Peter, the disciple who denied Jesus three times, wrote in his first epistle that we are to count it all joy when our faith is tested by trials, because the testing of our faith will bring glory to God, which is more precious than gold. When Jesus restored Peter around the fish barbecue, he said, "Peter, satan has asked that he may sift you like wheat but I have prayed for you that your faith may not fail you." Jesus, the author of our faith is committed to refining and finishing our faith, which is more precious than gold.
One of the aspects of Habakkuk's faith that impresses me, is that he submits to God's Sovereignty in sending the Babylonians to capture Israel, but doesn't allow this news to cause him to spiral into fatalism. His faith is on the one hand submissive yet on the other aggressive. In the midst of God's news about Babylonian conquest he prays, "Lord, I've heard of your deeds, I've been told of your fame, renew it in our day, in the midst of the years make it known."
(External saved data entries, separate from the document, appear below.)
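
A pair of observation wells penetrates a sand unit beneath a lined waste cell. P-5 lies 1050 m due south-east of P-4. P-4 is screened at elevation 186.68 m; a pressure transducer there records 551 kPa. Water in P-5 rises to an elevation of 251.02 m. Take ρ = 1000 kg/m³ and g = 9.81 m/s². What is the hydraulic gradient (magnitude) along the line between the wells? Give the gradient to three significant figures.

Pressure head at P-4: ψ = P/(ρg) = 551×1000 / (1000 × 9.81) = 56.17 m.
Total head at P-4: h = z + ψ = 186.68 + 56.17 = 242.85 m.
Total head at P-5: h = 251.02 m (water level in the piezometer is the total head).
Head difference: h(P-4) − h(P-5) = 242.85 − 251.02 = -8.17 m.
Hydraulic gradient: i = |Δh| / L = 8.17 / 1050 = 0.00778.

i ≈ 0.00778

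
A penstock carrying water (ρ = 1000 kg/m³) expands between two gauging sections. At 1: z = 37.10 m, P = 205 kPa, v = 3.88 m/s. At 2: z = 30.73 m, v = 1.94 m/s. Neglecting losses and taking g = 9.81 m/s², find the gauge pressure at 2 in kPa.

Pressure head at 1: ψ₁ = P₁/(ρg) = 205×1000 / (1000 × 9.81) = 20.90 m.
Velocity heads: v₁²/2g = 3.88²/19.62 = 0.767 m; v₂²/2g = 1.94²/19.62 = 0.192 m.
Total head H = z₁ + ψ₁ + v₁²/2g = 37.10 + 20.90 + 0.767 = 58.77 m.
ψ₂ = H − z₂ − v₂²/2g = 58.77 − 30.73 − 0.192 = 27.85 m.
P₂ = ρgψ₂ = 1000 × 9.81 × 27.85 ≈ 273 kPa.

P₂ ≈ 273 kPa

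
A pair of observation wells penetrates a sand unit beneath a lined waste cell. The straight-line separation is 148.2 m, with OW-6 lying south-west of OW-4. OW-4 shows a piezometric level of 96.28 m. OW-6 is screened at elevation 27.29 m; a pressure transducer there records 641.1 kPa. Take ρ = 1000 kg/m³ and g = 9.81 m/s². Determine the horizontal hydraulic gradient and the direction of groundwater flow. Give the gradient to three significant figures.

i ≈ 0.0246; groundwater flows toward the south-west

Total head at OW-4: h = 96.28 m (water level in the piezometer is the total head).
Pressure head at OW-6: ψ = P/(ρg) = 641.1×1000 / (1000 × 9.81) = 65.35 m.
Total head at OW-6: h = z + ψ = 27.29 + 65.35 = 92.64 m.
Head difference: h(OW-4) − h(OW-6) = 96.28 − 92.64 = 3.64 m.
Hydraulic gradient: i = |Δh| / L = 3.64 / 148.2 = 0.0246.
Flow is from higher to lower head: from OW-4 toward OW-6, i.e. toward the south-west.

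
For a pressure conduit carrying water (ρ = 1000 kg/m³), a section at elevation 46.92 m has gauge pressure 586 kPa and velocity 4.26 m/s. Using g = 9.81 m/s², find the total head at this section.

h ≈ 107.58 m

Pressure head ψ = P/(ρg) = 586×1000 / (1000 × 9.81) = 59.73 m.
Velocity head = v²/(2g) = 4.26² / (2 × 9.81) = 0.925 m.
h = z + ψ + v²/(2g) = 46.92 + 59.73 + 0.925 = 107.58 m.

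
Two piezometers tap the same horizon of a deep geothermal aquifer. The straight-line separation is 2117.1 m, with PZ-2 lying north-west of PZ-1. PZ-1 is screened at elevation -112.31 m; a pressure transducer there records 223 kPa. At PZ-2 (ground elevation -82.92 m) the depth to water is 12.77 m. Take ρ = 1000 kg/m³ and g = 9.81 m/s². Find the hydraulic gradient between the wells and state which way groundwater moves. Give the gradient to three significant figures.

i ≈ 0.00289; groundwater flows toward the north-west

Pressure head at PZ-1: ψ = P/(ρg) = 223×1000 / (1000 × 9.81) = 22.73 m.
Total head at PZ-1: h = z + ψ = -112.31 + 22.73 = -89.58 m.
Total head at PZ-2: h = -82.92 − 12.77 = -95.69 m.
Head difference: h(PZ-1) − h(PZ-2) = -89.58 − (-95.69) = 6.11 m.
Hydraulic gradient: i = |Δh| / L = 6.11 / 2117.1 = 0.00289.
Flow is from higher to lower head: from PZ-1 toward PZ-2, i.e. toward the north-west.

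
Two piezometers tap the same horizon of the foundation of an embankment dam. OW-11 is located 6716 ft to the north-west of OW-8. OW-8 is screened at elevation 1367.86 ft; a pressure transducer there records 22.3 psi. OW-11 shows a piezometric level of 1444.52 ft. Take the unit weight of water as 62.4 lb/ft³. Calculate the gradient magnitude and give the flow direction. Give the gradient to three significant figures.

i ≈ 0.00375; groundwater flows toward the south-east

Pressure head at OW-8: ψ = 144·P/γ = 144 × 22.3 / 62.4 = 51.46 ft.
Total head at OW-8: h = z + ψ = 1367.86 + 51.46 = 1419.32 ft.
Total head at OW-11: h = 1444.52 ft (water level in the piezometer is the total head).
Head difference: h(OW-8) − h(OW-11) = 1419.32 − 1444.52 = -25.20 ft.
Hydraulic gradient: i = |Δh| / L = 25.20 / 6716 = 0.00375.
Flow is from higher to lower head: from OW-11 toward OW-8, i.e. toward the south-east.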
Refined faith recognizes that God often does His best work in the dark. Habakkuk, instead of focussing on the seeming injustice of Israel's exile to Babylon, begins to pray for revival in the midst of it. He spends a whole chapter remembering what it was like when God redeemed and rescued Israel from exile in Egypt, and he prays for a second Exodus. He begins to spread rumors of revival in the midst of exile.
I believe the Church today should take their cue from Habakkuk. There are many rumors of Christian persecution spreading from the East to the West. Compared to Christians in the East, Middle East and in Africa, it could really only be described as pressure at this stage, not full blown persecution. But one doesn't have to be a pessimist to see a general erosion of religious freedom. Rich Nathan, former law professor at Columbus university and present Vineyard pastor has written an illuminating article on this erosion. You can read it here. richnathan.org/article/religious-freedom-under-attack/?.
However, while there are those whom God has called to stand up for religious freedom, we must remember that historically, persecution has strengthened the Church. I read an amazing exchange between James Draper of the Southern Baptist Mission's Board and one of the leaders of the Chinese House Church movement, who said to him, "Please stop praying for persecution to stop in China. It is this persecution that has brought about revival in the church in China. In fact, we are praying for the church in America, that you would experience some persecution so that you could experience revival like us."
Look, I'm not sure if my faith is there yet. I'm certainly not praying for persecution yet. But I can see what he's saying and church history bears it out. Faith in God's Sovereignty means that we can say t "What man intended for harm, God intends for good, for the saving of many lives." (Gen 50) It's not that we ignore the injustice of persecution, but we should face the fact that we as the church are effectively in exile, and begin to focus on God's ability to revive His church in the midst of exile.
we should also remember that God is able to turn persecution around as suddenly as it came upon us. As John Stott wrote in his commentary of Acts chapter 12, "The chapter opens with James dead, Peter in prison, and Herod triumphing; it closes with Herod dead, Peter free, and the Word of God triumphing. Such is the power of God to overthrow hostile human plans and to establish His own in their place."
In the light of this then, let's be a people who face the possibility of persecution, but spread rumors of revival, confident that God is building His church and refining our faith.